Friday, March 20, 2009

What Goes Down Must Go Up

Confidence or Prozac
In his most recent article, Jeremy Grantham describes seemingly reasonable people, armed with terrifyingly accurate data, foretelling of the end of the world. Investors with lots of cash become inert objects, mired in cement, and too terrified to invest. Those investors who are fully invested move from fear to denial and finally to panic, at the end becoming catatonic.
Grantham encourages all investors, before rigor mortis sets in, to evaluate where they currently are, where they want to be, and how they can get there. A clear “battle plan”, developed by taking motivation from both your head and your stomach, he says, should clear the way for investors to overcome “investment paralysis”.

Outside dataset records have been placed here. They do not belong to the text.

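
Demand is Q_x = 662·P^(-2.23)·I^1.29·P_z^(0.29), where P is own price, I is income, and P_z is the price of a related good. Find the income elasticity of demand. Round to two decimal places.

1.29

For a Cobb–Douglas (constant-elasticity) form Q_x = A·I^α·…, the elasticity with respect to I equals the exponent α at every point.
Here the exponent on I is 1.29, so the income elasticity of demand is 1.29.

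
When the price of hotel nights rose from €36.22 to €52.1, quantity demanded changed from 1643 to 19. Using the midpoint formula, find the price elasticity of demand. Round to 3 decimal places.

%Δq = (19 − 1643)/[(1643 + 19)/2] = -1624/831 ≈ -1.9543.
%ΔP = (52.1 − 36.22)/[(36.22 + 52.1)/2] = 15.88/44.16 ≈ 0.3596.
Arc elasticity E = %Δq/%ΔP ≈ -1.9543/0.3596 ≈ -5.435.
|E| > 1: demand is elastic over this range.

-5.435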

Elaine Garzarelli, formerly a Prudential analyst, called the market correctly in 1987, when shortly before the market crashed in October she put her clients into cash, where they stayed until the mid 1990’s, ultimately missing out on much of the rally in the stock market during the Clinton administration. She was only half right. In other words, you have to be right twice about something that no one knows with any certainty.

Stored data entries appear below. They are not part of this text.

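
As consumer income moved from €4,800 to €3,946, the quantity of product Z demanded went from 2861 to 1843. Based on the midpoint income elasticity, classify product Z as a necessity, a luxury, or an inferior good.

%ΔQ = (1843 − 2861)/[(2861+1843)/2] = -1018/2352 ≈ -0.4328.
%ΔI = (3,946 − 4,800)/[(4,800+3,946)/2] = -854/4373 ≈ -0.1953.
E_I = %ΔQ/%ΔI ≈ 2.216.
E_I > 1: normal good (luxury).

luxury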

For those who are waiting for the tide to turn before they purchase stocks, remember that human nature is hard to overcome. For instance, you decide to invest when the market moves up 10 percent. That day comes, but you may decide, “is this rally groundless?” Therefore, you wait until the market moves up another 10 percent – just to be certain. At that point, you decide to wait for the market to pull back a bit and then buy because you’ve already missed 20 percent. As you wait for a better day the market advances another 20 percent and now with current investor psychology very bullish (a condition usually evidenced somewhere near the top of the market) you decide to jump back in having missed 40 percent of the market’s appreciation. Unfortunately, at every signpost, the future is no more predictable than it was at the last one.
What goes down must go up
“Though the path has not been smooth, our economic system has worked extraordinarily well over time. It has unleashed human potential as no other system has, and it will continue to do so. America’s best days lie ahead.” This quote by Warren Buffett from his letter to Berkshire Shareholders sums it up quite well. It is worth noting that since market records have been kept, stocks have outperformed every other investment category – including the period of the Great Depression, when they lost nearly 90 percent of their value!

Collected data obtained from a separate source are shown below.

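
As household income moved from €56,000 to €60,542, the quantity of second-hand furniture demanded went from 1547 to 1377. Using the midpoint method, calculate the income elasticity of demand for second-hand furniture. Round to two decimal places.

%ΔQ = (1377 − 1547)/[(1547+1377)/2] = -170/1462 ≈ -0.1163.
%ΔI = (60,542 − 56,000)/[(56,000+60,542)/2] = 4542/58271 ≈ 0.0779.
E_I = %ΔQ/%ΔI ≈ -1.49.
E_I < 0: inferior good.

-1.49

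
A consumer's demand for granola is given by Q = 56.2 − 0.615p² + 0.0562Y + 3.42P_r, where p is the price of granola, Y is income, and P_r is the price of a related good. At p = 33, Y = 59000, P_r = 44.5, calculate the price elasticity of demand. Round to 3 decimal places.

Evaluating quantity at (p, Y, P_r) gives Q = 56.2 − 0.615(33)² + 0.0562(59000) + 3.42(44.5) = 56.2 − 669.735 + 3315.8 + 152.19 = 2854.455.
∂Q/∂p = −2·0.615·p = -40.59, so E_p = -40.59·(33/2854.455) ≈ -0.469.
|E_p| < 1: demand is inelastic.

-0.469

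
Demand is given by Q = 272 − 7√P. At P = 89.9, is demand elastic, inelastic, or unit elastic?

inelastic

At P = 89.9, Q = 205.6291.
dQ/dP = −7/(2√P) = −7/(2·9.4816).
Point elasticity E = (dQ/dP)·(P/Q) = -0.3691 × 89.9/205.6291 ≈ -0.161.
|E| ≈ 0.161 < 1, so demand is inelastic.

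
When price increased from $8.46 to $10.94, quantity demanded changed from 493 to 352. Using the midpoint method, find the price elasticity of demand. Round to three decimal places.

%ΔQ = (352 − 493)/[(493 + 352)/2] = -141/422.5 ≈ -0.3337.
%ΔP = (10.94 − 8.46)/[(8.46 + 10.94)/2] = 2.48/9.7 ≈ 0.2557.
Arc elasticity E = %ΔQ/%ΔP ≈ -0.3337/0.2557 ≈ -1.305.
|E| > 1: demand is elastic over this range.

-1.305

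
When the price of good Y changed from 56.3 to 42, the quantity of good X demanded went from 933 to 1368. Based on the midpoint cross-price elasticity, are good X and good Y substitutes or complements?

complements

%ΔQ_x = (1368 − 933)/[(933+1368)/2] = 435/1150.5 ≈ 0.3781.
%ΔP_y = (42 − 56.3)/[(56.3+42)/2] ≈ -0.2909.
E_xy = 0.3781/-0.2909 ≈ -1.300.
E_xy < 0, so the goods are complements.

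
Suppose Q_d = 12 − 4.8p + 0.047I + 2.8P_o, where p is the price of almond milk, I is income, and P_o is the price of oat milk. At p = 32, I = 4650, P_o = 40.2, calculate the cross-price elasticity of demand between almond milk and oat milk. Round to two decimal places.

0.59

First evaluate Q_d: 12 − 4.8(32) + 0.047(4650) + 2.8(40.2) = 12 − 153.6 + 218.55 + 112.56 = 189.51.
∂Q_d/∂P_o = +2.8, so E_xy = 2.8·(40.2/189.51) ≈ 0.59.
E_xy > 0: the goods are substitutes.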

If you have substantial cash you will need to (re)invest at some point. There is motivation to start now (confidence), as long as you are willing to risk the possibility of short-term declines in return for long-term profits. Remember, the future is not foreseeable and the fundamental goal of equity investing is to buy lower and sell higher. RKM has long advocated a strategy of buying into market declines, given that the biggest risk for many investors is to over-allocate to cash, missing upward movements in the market, which normally happens rapidly and abruptly.
Year of the Ox (aka Bull!) –coincidence?
We don’t know when the market will bottom. But whether it’s this month or December of this year, we are confident it will. It the meantime there is a strategy for the large cap equity portion of a portfolio that offers high current income with the potential for long-term appreciation. We suggest adding high quality equity/income funds or “dividend aristocrat stocks” to the portfolio, as this likely increases current income with appreciation potential. The S&P 500 dividend “aristocrats” are the 52 companies in the S&P 500 index that have followed a policy of consistently increasing dividends every year for at least 25 consecutive years. The current yield on several equity/income funds averages about 5 percent. That’s comparable to starting a 100 yard dash on the 50 yard mark, given that large cap stocks returned on average about 10 percent annually over the last 70 years. Investment income, whether from dividends or interest provides a cushion in down markets and many top-quality stocks have higher yields than the 30-year Treasury and better appreciation potential.
Grantham calculates the “fair value” of the S&P500 at 900, approximately 30% above where the index sits now. Although he believes that the index has a 50/50% chance of dropping below 600, many stocks and funds will have posted a double digit return per year above inflation for the next seven years. This might not be the absolute bottom of the market, but it is so close to a bottom, prudent investors are now investing.